For any other problems, see course staff.

### Other Options

The virtual machine image is installed on all the Windows PC's in the engineering computing center (SAL). Thus, if you absolutely can't get the VM working on your laptop, you can use one of these computers. Follow the directions below:

1. Boot to Windows (not Mac)
2. Find the VirtualBox icon on the desktop and start the application (not Mac)
3. Many of these machines already have the student-vm imported and ready to run so that you can just start the VM and use it
4. If the student-vm is not already imported you may do so by clicking File..Import Appliance. Then click the browse folder icon to go find the .ova file. Browse to
Computer\C:\CS VM\student-vm.ova

Then click import.

5. Once the appliance is imported you can start it and use it
6. Your files will not be saved from one session to the next, so please copy your files to your USB drive, Dropbox, etc.

### FAQ

Q: Do we need to use the VM? Can I use my favorite other C++ compiler?

A: Yes and no.

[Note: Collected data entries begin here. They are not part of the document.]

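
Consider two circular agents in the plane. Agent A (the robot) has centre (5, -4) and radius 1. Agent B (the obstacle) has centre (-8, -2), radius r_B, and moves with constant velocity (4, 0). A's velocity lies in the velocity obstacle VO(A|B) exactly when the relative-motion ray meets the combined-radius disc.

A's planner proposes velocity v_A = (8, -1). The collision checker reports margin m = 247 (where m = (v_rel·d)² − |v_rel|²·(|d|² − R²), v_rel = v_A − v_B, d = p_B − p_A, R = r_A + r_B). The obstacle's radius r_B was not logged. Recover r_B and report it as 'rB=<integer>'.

m = 247
d = (-13, 2);  v_rel = (4, -1),  |v_rel|² = 17
v_rel×d = (4)·(2) − (-1)·(-13) = -5
since m = R²·17 − (-5)²:  R² = (25 + 247) / 17 = 16
R = √16 = 4  ⇒  r_B = 4 − 1 = 3

rB=3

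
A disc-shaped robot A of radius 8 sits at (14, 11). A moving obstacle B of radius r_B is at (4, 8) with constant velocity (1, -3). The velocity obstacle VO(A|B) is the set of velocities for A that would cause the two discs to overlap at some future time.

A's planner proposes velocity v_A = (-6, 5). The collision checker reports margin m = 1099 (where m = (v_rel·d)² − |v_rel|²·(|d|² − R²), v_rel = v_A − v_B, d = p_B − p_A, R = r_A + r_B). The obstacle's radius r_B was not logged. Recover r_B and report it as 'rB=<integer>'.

m = 1099
d = (-10, -3);  v_rel = (-7, 8),  |v_rel|² = 113
v_rel×d = (-7)·(-3) − (8)·(-10) = 101
since m = R²·113 − 101²:  R² = (10201 + 1099) / 113 = 100
R = √100 = 10  ⇒  r_B = 10 − 8 = 2

rB=2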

We will only grade your submission using the VM, thus we recommend using the VM for beginners (which is the majority of the class). This ensures that you use the exact same version as the course staff and graders. Warnings if you don't use the VM: The compiler errors or warnings you get on your own machine/compiler might not match ours. We will do our best to make sure you get lots of feedback when you submit code for assignments, but be aware that you might need to budget extra time before deadlines to fix these incompatibilities. You will have to figure out how to run a debugger and the valgrind tool on your own.

Q: Can I use a different text editor?

A: You can. However, sublime (subl at the command line) is a very good editor w/ syntax highlighting etc. So is gedit (gedit at the command line) Both are pinned to your launch bar in the VM. Warnings if you use a different editor: Configure it to use only space characters and not tab characters for indentation, this will make it easier for us to understand your indentation when we print your code for grading.